Откуда он знал, что в это время дом Кислых громили? Несколько дружков Кости Анисимова добивали камнями стекла, били внутри кафель, пока не подоспела милиция: их попросту разогнали, как просил Лосев, и выставили у дома двух милиционеров. Поливанов уверял всех, что отлежится и дойдет, чуть передохнуть надо, и, завороженные его настойчивостью, этим всплеском сил, все, даже Надежда Николаевна, поверили, что доберется. «Расстрелять!» — бормотал он. С лавки он уже подняться не мог. Заплакал от бессилия, все просил не трогать, не увозить, оставить в покое. Некоторое время лежал молча, лицом вверх, потом подозвал сестру, сказал: «Варька, помираю я. Не дошел. Вот где пришлось. Здесь в нас стреляли. Бандюги…»

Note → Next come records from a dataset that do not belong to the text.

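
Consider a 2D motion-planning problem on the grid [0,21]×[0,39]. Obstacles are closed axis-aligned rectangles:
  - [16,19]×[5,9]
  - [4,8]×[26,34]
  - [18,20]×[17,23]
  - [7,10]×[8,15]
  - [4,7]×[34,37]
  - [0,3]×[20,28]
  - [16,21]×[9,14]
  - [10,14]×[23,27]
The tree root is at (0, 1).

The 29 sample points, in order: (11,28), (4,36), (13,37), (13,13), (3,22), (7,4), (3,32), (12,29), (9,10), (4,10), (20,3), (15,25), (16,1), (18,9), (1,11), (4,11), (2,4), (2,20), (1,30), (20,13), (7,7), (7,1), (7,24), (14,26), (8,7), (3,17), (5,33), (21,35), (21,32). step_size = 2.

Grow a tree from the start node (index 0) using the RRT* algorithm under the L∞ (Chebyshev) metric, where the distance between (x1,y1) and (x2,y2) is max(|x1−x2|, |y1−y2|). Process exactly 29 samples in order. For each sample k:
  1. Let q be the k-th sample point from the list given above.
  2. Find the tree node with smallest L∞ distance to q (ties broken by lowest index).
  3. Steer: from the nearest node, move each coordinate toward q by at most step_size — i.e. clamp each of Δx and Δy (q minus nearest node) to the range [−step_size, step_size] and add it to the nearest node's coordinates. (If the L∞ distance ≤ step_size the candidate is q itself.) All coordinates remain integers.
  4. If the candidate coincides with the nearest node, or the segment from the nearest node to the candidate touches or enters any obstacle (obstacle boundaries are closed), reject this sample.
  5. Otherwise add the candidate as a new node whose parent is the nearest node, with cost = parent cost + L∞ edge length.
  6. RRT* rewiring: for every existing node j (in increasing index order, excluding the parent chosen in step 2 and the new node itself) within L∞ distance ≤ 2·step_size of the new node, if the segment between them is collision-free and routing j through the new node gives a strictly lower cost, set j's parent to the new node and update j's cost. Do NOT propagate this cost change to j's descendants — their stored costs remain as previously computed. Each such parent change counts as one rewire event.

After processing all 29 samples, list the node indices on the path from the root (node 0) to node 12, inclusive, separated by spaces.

1. q=(11,28) nearest=0 d=27 new=(2,3) → add node 1 parent=0 cost=2
2. q=(4,36) nearest=1 d=33 new=(4,5) → add node 2 parent=1 cost=4
3. q=(13,37) nearest=2 d=32 new=(6,7) → add node 3 parent=2 cost=6
4. q=(13,13) nearest=3 d=7 new=(8,9) → blocked by [7,10]×[8,15], reject
5. q=(3,22) nearest=3 d=15 new=(4,9) → add node 4 parent=3 cost=8
6. q=(7,4) nearest=2 d=3 new=(6,4) → add node 5 parent=2 cost=6
7. q=(3,32) nearest=4 d=23 new=(3,11) → add node 6 parent=4 cost=10
8. q=(12,29) nearest=6 d=18 new=(5,13) → add node 7 parent=6 cost=12
9. q=(9,10) nearest=3 d=3 new=(8,9) → blocked by [7,10]×[8,15], reject
10. q=(4,10) nearest=4 d=1 new=(4,10) → add node 8 parent=4 cost=9
11. q=(20,3) nearest=3 d=14 new=(8,5) → add node 9 parent=3 cost=8
12. q=(15,25) nearest=7 d=12 new=(7,15) → blocked by [7,10]×[8,15], reject
13. q=(16,1) nearest=9 d=8 new=(10,3) → add node 10 parent=9 cost=10
14. q=(18,9) nearest=10 d=8 new=(12,5) → add node 11 parent=10 cost=12
15. q=(1,11) nearest=6 d=2 new=(1,11) → add node 12 parent=6 cost=12
16. q=(4,11) nearest=6 d=1 new=(4,11) → add node 13 parent=6 cost=11
17. q=(2,4) nearest=1 d=1 new=(2,4) → add node 14 parent=1 cost=3
18. q=(2,20) nearest=7 d=7 new=(3,15) → add node 15 parent=7 cost=14
19. q=(1,30) nearest=15 d=15 new=(1,17) → add node 16 parent=15 cost=16
20. q=(20,13) nearest=11 d=8 new=(14,7) → add node 17 parent=11 cost=14
21. q=(7,7) nearest=3 d=1 new=(7,7) → add node 18 parent=3 cost=7
22. q=(7,1) nearest=5 d=3 new=(7,2) → add node 19 parent=5 cost=8
23. q=(7,24) nearest=16 d=7 new=(3,19) → add node 20 parent=16 cost=18
24. q=(14,26) nearest=15 d=11 new=(5,17) → add node 21 parent=15 cost=16
25. q=(8,7) nearest=18 d=1 new=(8,7) → add node 22 parent=18 cost=8
26. q=(3,17) nearest=15 d=2 new=(3,17) → add node 23 parent=15 cost=16
27. q=(5,33) nearest=20 d=14 new=(5,21) → add node 24 parent=20 cost=20
28. q=(21,35) nearest=24 d=16 new=(7,23) → add node 25 parent=24 cost=22
29. q=(21,32) nearest=25 d=14 new=(9,25) → add node 26 parent=25 cost=24

Path: 0 1 2 3 4 6 12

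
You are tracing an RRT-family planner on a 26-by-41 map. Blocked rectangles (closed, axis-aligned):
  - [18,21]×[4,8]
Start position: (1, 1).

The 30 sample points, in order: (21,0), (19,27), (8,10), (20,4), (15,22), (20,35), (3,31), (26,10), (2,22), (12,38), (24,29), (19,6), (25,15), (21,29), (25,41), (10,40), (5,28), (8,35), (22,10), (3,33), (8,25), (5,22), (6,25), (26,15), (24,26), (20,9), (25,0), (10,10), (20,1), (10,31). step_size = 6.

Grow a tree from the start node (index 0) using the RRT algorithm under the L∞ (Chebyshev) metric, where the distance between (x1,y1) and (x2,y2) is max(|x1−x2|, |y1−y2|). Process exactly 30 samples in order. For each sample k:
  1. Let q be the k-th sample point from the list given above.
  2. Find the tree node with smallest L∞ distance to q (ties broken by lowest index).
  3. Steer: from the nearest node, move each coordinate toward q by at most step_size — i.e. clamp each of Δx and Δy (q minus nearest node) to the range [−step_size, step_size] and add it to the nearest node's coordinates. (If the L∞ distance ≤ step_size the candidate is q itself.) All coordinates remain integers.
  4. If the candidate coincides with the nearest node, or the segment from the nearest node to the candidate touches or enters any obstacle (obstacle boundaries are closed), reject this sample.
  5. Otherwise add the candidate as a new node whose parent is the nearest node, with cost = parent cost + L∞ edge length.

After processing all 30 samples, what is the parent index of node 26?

Parent of node 26: 4

1. q=(21,0) nearest=0 d=20 new=(7,0) → add node 1 parent=0 cost=6
2. q=(19,27) nearest=0 d=26 new=(7,7) → add node 2 parent=0 cost=6
3. q=(8,10) nearest=2 d=3 new=(8,10) → add node 3 parent=2 cost=9
4. q=(20,4) nearest=3 d=12 new=(14,4) → add node 4 parent=3 cost=15
5. q=(15,22) nearest=3 d=12 new=(14,16) → add node 5 parent=3 cost=15
6. q=(20,35) nearest=5 d=19 new=(20,22) → add node 6 parent=5 cost=21
7. q=(3,31) nearest=5 d=15 new=(8,22) → add node 7 parent=5 cost=21
8. q=(26,10) nearest=4 d=12 new=(20,10) → blocked by [18,21]×[4,8], reject
9. q=(2,22) nearest=7 d=6 new=(2,22) → add node 8 parent=7 cost=27
10. q=(12,38) nearest=6 d=16 new=(14,28) → add node 9 parent=6 cost=27
11. q=(24,29) nearest=6 d=7 new=(24,28) → add node 10 parent=6 cost=27
12. q=(19,6) nearest=4 d=5 new=(19,6) → blocked by [18,21]×[4,8], reject
13. q=(25,15) nearest=6 d=7 new=(25,16) → add node 11 parent=6 cost=27
14. q=(21,29) nearest=10 d=3 new=(21,29) → add node 12 parent=10 cost=30
15. q=(25,41) nearest=12 d=12 new=(25,35) → add node 13 parent=12 cost=36
16. q=(10,40) nearest=12 d=11 new=(15,35) → add node 14 parent=12 cost=36
17. q=(5,28) nearest=7 d=6 new=(5,28) → add node 15 parent=7 cost=27
18. q=(8,35) nearest=9 d=7 new=(8,34) → add node 16 parent=9 cost=33
19. q=(22,10) nearest=11 d=6 new=(22,10) → add node 17 parent=11 cost=33
20. q=(3,33) nearest=15 d=5 new=(3,33) → add node 18 parent=15 cost=32
21. q=(8,25) nearest=7 d=3 new=(8,25) → add node 19 parent=7 cost=24
22. q=(5,22) nearest=7 d=3 new=(5,22) → add node 20 parent=7 cost=24
23. q=(6,25) nearest=19 d=2 new=(6,25) → add node 21 parent=19 cost=26
24. q=(26,15) nearest=11 d=1 new=(26,15) → add node 22 parent=11 cost=28
25. q=(24,26) nearest=10 d=2 new=(24,26) → add node 23 parent=10 cost=29
26. q=(20,9) nearest=17 d=2 new=(20,9) → add node 24 parent=17 cost=35
27. q=(25,0) nearest=24 d=9 new=(25,3) → blocked by [18,21]×[4,8], reject
28. q=(10,10) nearest=3 d=2 new=(10,10) → add node 25 parent=3 cost=11
29. q=(20,1) nearest=4 d=6 new=(20,1) → add node 26 parent=4 cost=21
30. q=(10,31) nearest=16 d=3 new=(10,31) → add node 27 parent=16 cost=36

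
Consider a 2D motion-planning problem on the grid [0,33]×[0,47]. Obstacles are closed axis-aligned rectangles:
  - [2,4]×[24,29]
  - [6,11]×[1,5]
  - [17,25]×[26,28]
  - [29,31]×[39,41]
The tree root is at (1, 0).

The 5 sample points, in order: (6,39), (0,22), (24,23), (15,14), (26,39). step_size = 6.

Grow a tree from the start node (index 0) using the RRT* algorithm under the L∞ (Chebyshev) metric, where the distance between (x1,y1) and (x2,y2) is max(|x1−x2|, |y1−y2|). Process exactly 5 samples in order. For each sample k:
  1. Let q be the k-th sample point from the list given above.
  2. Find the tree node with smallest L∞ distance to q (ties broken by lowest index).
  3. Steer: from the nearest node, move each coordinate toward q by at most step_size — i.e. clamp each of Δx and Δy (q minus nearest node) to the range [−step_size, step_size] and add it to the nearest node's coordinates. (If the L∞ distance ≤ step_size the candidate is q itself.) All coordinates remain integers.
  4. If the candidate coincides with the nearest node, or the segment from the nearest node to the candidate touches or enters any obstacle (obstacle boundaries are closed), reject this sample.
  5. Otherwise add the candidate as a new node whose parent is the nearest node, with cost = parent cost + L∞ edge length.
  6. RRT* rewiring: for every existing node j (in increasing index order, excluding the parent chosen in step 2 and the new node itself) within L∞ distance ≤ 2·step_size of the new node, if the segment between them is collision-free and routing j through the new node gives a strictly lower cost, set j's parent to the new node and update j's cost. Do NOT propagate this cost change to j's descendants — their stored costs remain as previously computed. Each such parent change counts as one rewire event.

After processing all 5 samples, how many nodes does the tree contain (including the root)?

Node count: 6

1. q=(6,39) nearest=0 d=39 new=(6,6) → add node 1 parent=0 cost=6
2. q=(0,22) nearest=1 d=16 new=(0,12) → add node 2 parent=1 cost=12
3. q=(24,23) nearest=1 d=18 new=(12,12) → add node 3 parent=1 cost=12
4. q=(15,14) nearest=3 d=3 new=(15,14) → add node 4 parent=3 cost=15
5. q=(26,39) nearest=4 d=25 new=(21,20) → add node 5 parent=4 cost=21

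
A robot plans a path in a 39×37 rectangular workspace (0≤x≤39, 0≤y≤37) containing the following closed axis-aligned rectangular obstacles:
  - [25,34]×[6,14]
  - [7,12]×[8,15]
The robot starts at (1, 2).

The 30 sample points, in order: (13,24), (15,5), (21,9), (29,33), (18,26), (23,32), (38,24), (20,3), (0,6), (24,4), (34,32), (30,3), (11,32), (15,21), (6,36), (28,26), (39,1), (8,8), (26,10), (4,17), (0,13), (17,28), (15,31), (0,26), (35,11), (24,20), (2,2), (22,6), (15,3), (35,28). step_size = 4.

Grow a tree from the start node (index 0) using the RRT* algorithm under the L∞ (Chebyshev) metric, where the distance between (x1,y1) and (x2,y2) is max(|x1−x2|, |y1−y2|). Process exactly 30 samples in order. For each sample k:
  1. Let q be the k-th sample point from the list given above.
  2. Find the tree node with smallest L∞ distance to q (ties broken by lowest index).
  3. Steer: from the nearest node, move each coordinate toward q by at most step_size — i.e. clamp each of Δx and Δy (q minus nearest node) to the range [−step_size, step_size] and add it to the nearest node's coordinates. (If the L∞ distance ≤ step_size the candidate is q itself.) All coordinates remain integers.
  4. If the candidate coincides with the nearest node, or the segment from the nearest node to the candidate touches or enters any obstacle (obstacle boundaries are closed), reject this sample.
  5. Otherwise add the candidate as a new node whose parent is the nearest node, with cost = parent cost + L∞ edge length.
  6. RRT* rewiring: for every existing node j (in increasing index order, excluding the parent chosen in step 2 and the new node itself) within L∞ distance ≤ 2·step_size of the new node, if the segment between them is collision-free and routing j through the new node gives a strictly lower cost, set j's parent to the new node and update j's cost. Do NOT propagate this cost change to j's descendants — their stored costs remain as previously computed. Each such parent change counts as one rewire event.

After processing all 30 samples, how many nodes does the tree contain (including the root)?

Node count: 20

1. q=(13,24) nearest=0 d=22 new=(5,6) → add node 1 parent=0 cost=4
2. q=(15,5) nearest=1 d=10 new=(9,5) → add node 2 parent=1 cost=8
3. q=(21,9) nearest=2 d=12 new=(13,9) → blocked by [7,12]×[8,15], reject
4. q=(29,33) nearest=1 d=27 new=(9,10) → blocked by [7,12]×[8,15], reject
5. q=(18,26) nearest=1 d=20 new=(9,10) → blocked by [7,12]×[8,15], reject
6. q=(23,32) nearest=1 d=26 new=(9,10) → blocked by [7,12]×[8,15], reject
7. q=(38,24) nearest=2 d=29 new=(13,9) → blocked by [7,12]×[8,15], reject
8. q=(20,3) nearest=2 d=11 new=(13,3) → add node 3 parent=2 cost=12
9. q=(0,6) nearest=0 d=4 new=(0,6) → add node 4 parent=0 cost=4
10. q=(24,4) nearest=3 d=11 new=(17,4) → add node 5 parent=3 cost=16
11. q=(34,32) nearest=2 d=27 new=(13,9) → blocked by [7,12]×[8,15], reject
12. q=(30,3) nearest=5 d=13 new=(21,3) → add node 6 parent=5 cost=20
13. q=(11,32) nearest=1 d=26 new=(9,10) → blocked by [7,12]×[8,15], reject
14. q=(15,21) nearest=1 d=15 new=(9,10) → blocked by [7,12]×[8,15], reject
15. q=(6,36) nearest=1 d=30 new=(6,10) → add node 7 parent=1 cost=8
16. q=(28,26) nearest=2 d=21 new=(13,9) → blocked by [7,12]×[8,15], reject
17. q=(39,1) nearest=6 d=18 new=(25,1) → add node 8 parent=6 cost=24
18. q=(8,8) nearest=7 d=2 new=(8,8) → blocked by [7,12]×[8,15], reject
19. q=(26,10) nearest=6 d=7 new=(25,7) → blocked by [25,34]×[6,14], reject
20. q=(4,17) nearest=7 d=7 new=(4,14) → add node 9 parent=7 cost=12
21. q=(0,13) nearest=9 d=4 new=(0,13) → add node 10 parent=9 cost=16
22. q=(17,28) nearest=9 d=14 new=(8,18) → add node 11 parent=9 cost=16
23. q=(15,31) nearest=11 d=13 new=(12,22) → add node 12 parent=11 cost=20
24. q=(0,26) nearest=11 d=8 new=(4,22) → add node 13 parent=11 cost=20
25. q=(35,11) nearest=8 d=10 new=(29,5) → add node 14 parent=8 cost=28
26. q=(24,20) nearest=12 d=12 new=(16,20) → add node 15 parent=12 cost=24
27. q=(2,2) nearest=0 d=1 new=(2,2) → add node 16 parent=0 cost=1
28. q=(22,6) nearest=6 d=3 new=(22,6) → add node 17 parent=6 cost=23
29. q=(15,3) nearest=3 d=2 new=(15,3) → add node 18 parent=3 cost=14; rewire 17→18 (21<23)
30. q=(35,28) nearest=15 d=19 new=(20,24) → add node 19 parent=15 cost=28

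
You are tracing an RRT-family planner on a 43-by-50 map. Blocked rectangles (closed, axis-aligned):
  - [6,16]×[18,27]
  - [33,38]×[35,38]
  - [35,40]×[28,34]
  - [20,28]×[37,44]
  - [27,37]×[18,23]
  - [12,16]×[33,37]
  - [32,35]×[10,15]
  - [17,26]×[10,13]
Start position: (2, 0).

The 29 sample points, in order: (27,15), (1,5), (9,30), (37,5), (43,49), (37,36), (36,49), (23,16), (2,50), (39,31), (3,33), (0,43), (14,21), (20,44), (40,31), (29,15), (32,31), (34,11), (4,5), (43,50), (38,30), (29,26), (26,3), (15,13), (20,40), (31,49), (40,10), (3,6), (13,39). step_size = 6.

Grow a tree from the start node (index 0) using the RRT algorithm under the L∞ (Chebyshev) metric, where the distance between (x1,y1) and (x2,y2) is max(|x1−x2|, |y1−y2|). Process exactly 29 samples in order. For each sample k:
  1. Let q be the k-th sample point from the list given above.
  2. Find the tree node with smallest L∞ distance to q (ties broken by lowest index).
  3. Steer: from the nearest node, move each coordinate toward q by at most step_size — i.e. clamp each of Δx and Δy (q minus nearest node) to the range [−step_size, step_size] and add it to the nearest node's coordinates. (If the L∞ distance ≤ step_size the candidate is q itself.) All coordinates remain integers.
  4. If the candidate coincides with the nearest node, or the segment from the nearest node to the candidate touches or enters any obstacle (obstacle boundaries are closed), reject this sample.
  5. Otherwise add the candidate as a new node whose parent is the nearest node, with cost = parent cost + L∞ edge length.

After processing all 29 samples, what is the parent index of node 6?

1. q=(27,15) nearest=0 d=25 new=(8,6) → add node 1 parent=0 cost=6
2. q=(1,5) nearest=0 d=5 new=(1,5) → add node 2 parent=0 cost=5
3. q=(9,30) nearest=1 d=24 new=(9,12) → add node 3 parent=1 cost=12
4. q=(37,5) nearest=3 d=28 new=(15,6) → add node 4 parent=3 cost=18
5. q=(43,49) nearest=3 d=37 new=(15,18) → blocked by [6,16]×[18,27], reject
6. q=(37,36) nearest=3 d=28 new=(15,18) → blocked by [6,16]×[18,27], reject
7. q=(36,49) nearest=3 d=37 new=(15,18) → blocked by [6,16]×[18,27], reject
8. q=(23,16) nearest=4 d=10 new=(21,12) → blocked by [17,26]×[10,13], reject
9. q=(2,50) nearest=3 d=38 new=(3,18) → add node 5 parent=3 cost=18
10. q=(39,31) nearest=4 d=25 new=(21,12) → blocked by [17,26]×[10,13], reject
11. q=(3,33) nearest=5 d=15 new=(3,24) → add node 6 parent=5 cost=24
12. q=(0,43) nearest=6 d=19 new=(0,30) → add node 7 parent=6 cost=30
13. q=(14,21) nearest=3 d=9 new=(14,18) → blocked by [6,16]×[18,27], reject
14. q=(20,44) nearest=6 d=20 new=(9,30) → blocked by [6,16]×[18,27], reject
15. q=(40,31) nearest=4 d=25 new=(21,12) → blocked by [17,26]×[10,13], reject
16. q=(29,15) nearest=4 d=14 new=(21,12) → blocked by [17,26]×[10,13], reject
17. q=(32,31) nearest=3 d=23 new=(15,18) → blocked by [6,16]×[18,27], reject
18. q=(34,11) nearest=4 d=19 new=(21,11) → blocked by [17,26]×[10,13], reject
19. q=(4,5) nearest=2 d=3 new=(4,5) → add node 8 parent=2 cost=8
20. q=(43,50) nearest=3 d=38 new=(15,18) → blocked by [6,16]×[18,27], reject
21. q=(38,30) nearest=4 d=24 new=(21,12) → blocked by [17,26]×[10,13], reject
22. q=(29,26) nearest=3 d=20 new=(15,18) → blocked by [6,16]×[18,27], reject
23. q=(26,3) nearest=4 d=11 new=(21,3) → add node 9 parent=4 cost=24
24. q=(15,13) nearest=3 d=6 new=(15,13) → add node 10 parent=3 cost=18
25. q=(20,40) nearest=6 d=17 new=(9,30) → blocked by [6,16]×[18,27], reject
26. q=(31,49) nearest=6 d=28 new=(9,30) → blocked by [6,16]×[18,27], reject
27. q=(40,10) nearest=9 d=19 new=(27,9) → add node 11 parent=9 cost=30
28. q=(3,6) nearest=8 d=1 new=(3,6) → add node 12 parent=8 cost=9
29. q=(13,39) nearest=7 d=13 new=(6,36) → add node 13 parent=7 cost=36

Parent of node 6: 5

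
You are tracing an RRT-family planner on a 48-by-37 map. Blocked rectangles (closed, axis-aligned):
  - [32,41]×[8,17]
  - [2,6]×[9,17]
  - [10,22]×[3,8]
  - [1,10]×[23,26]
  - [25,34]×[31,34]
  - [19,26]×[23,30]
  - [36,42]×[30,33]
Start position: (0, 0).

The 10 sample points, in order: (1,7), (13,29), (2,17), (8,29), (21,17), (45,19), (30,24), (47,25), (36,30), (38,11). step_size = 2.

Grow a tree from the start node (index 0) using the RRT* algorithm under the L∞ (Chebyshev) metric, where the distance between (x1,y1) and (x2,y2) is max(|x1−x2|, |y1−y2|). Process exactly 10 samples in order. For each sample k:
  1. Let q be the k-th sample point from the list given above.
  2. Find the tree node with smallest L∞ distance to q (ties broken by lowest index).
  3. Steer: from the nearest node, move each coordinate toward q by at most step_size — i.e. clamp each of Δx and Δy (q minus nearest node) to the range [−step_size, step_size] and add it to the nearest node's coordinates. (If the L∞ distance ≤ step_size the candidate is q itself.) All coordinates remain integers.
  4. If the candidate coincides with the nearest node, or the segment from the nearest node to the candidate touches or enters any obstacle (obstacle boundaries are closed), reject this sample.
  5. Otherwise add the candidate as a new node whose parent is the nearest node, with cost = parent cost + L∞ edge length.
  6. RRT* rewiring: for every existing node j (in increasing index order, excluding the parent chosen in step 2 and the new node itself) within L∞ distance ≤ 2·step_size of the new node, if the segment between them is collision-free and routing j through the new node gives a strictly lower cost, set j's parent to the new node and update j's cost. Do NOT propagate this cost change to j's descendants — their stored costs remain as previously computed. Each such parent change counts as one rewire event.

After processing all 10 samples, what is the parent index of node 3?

Parent of node 3: 2

1. q=(1,7) nearest=0 d=7 new=(1,2) → add node 1 parent=0 cost=2
2. q=(13,29) nearest=1 d=27 new=(3,4) → add node 2 parent=1 cost=4
3. q=(2,17) nearest=2 d=13 new=(2,6) → add node 3 parent=2 cost=6
4. q=(8,29) nearest=3 d=23 new=(4,8) → add node 4 parent=3 cost=8
5. q=(21,17) nearest=4 d=17 new=(6,10) → blocked by [2,6]×[9,17], reject
6. q=(45,19) nearest=4 d=41 new=(6,10) → blocked by [2,6]×[9,17], reject
7. q=(30,24) nearest=4 d=26 new=(6,10) → blocked by [2,6]×[9,17], reject
8. q=(47,25) nearest=4 d=43 new=(6,10) → blocked by [2,6]×[9,17], reject
9. q=(36,30) nearest=4 d=32 new=(6,10) → blocked by [2,6]×[9,17], reject
10. q=(38,11) nearest=4 d=34 new=(6,10) → blocked by [2,6]×[9,17], reject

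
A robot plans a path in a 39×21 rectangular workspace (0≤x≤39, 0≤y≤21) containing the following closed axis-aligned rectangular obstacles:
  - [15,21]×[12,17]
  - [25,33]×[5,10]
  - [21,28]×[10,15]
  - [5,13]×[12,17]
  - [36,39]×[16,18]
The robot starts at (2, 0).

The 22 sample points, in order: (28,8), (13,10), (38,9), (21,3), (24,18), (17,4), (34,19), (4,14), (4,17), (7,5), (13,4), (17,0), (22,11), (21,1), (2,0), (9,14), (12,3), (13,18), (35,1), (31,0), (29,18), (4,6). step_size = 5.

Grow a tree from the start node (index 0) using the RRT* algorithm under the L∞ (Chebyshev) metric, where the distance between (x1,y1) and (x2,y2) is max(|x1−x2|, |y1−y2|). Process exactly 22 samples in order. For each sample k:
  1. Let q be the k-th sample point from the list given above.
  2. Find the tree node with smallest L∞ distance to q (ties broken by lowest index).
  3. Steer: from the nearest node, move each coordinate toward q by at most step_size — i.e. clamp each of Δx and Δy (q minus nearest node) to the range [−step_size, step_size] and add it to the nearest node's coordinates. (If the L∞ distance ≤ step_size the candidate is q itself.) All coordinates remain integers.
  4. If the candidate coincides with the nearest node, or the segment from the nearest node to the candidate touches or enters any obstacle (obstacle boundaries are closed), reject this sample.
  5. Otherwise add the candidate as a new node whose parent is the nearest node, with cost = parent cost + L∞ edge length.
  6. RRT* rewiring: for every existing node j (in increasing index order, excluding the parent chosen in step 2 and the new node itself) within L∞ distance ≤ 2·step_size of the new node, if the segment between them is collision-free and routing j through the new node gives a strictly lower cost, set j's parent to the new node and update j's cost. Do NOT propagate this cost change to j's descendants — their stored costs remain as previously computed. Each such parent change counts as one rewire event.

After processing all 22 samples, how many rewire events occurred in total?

1. q=(28,8) nearest=0 d=26 new=(7,5) → add node 1 parent=0 cost=5
2. q=(13,10) nearest=1 d=6 new=(12,10) → add node 2 parent=1 cost=10
3. q=(38,9) nearest=2 d=26 new=(17,9) → add node 3 parent=2 cost=15
4. q=(21,3) nearest=3 d=6 new=(21,4) → add node 4 parent=3 cost=20
5. q=(24,18) nearest=3 d=9 new=(22,14) → blocked by [15,21]×[12,17], reject
6. q=(17,4) nearest=4 d=4 new=(17,4) → add node 5 parent=4 cost=24
7. q=(34,19) nearest=4 d=15 new=(26,9) → blocked by [25,33]×[5,10], reject
8. q=(4,14) nearest=2 d=8 new=(7,14) → blocked by [5,13]×[12,17], reject
9. q=(4,17) nearest=2 d=8 new=(7,15) → blocked by [5,13]×[12,17], reject
10. q=(7,5) nearest=1 d=0 → coincident, reject
11. q=(13,4) nearest=5 d=4 new=(13,4) → add node 6 parent=5 cost=28
12. q=(17,0) nearest=4 d=4 new=(17,0) → add node 7 parent=4 cost=24
13. q=(22,11) nearest=3 d=5 new=(22,11) → blocked by [21,28]×[10,15], reject
14. q=(21,1) nearest=4 d=3 new=(21,1) → add node 8 parent=4 cost=23
15. q=(2,0) nearest=0 d=0 → coincident, reject
16. q=(9,14) nearest=2 d=4 new=(9,14) → blocked by [5,13]×[12,17], reject
17. q=(12,3) nearest=6 d=1 new=(12,3) → add node 9 parent=6 cost=29
18. q=(13,18) nearest=2 d=8 new=(13,15) → blocked by [5,13]×[12,17], reject
19. q=(35,1) nearest=4 d=14 new=(26,1) → add node 10 parent=4 cost=25
20. q=(31,0) nearest=10 d=5 new=(31,0) → add node 11 parent=10 cost=30
21. q=(29,18) nearest=3 d=12 new=(22,14) → blocked by [15,21]×[12,17], reject
22. q=(4,6) nearest=1 d=3 new=(4,6) → add node 12 parent=1 cost=8; rewire 6→12 (17<28); rewire 9→12 (16<29)

Rewire events: 2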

Надежда Николаевна засуетилась со шприцем, но Поливанов отмахнулся, чтоб не мешала, смотрел на Варю, как слезы бегут по сморщенным ее щекам, взял ее за руку: «Это хорошо, что ты тут, одна ты осталась, Варька, прости меня… — задрожал губами, — не успел я, не успел», больше ничего не сказал, сложил руки, смотрел на небо с перламутровыми тучками, словно что-то выискивал. Надежда Николаевна наклонилась над ним, сказала, что сейчас «скорая» приедет, домой отвезут, все будет хорошо, он чуть скосил глаза на нее, прошептал что-то.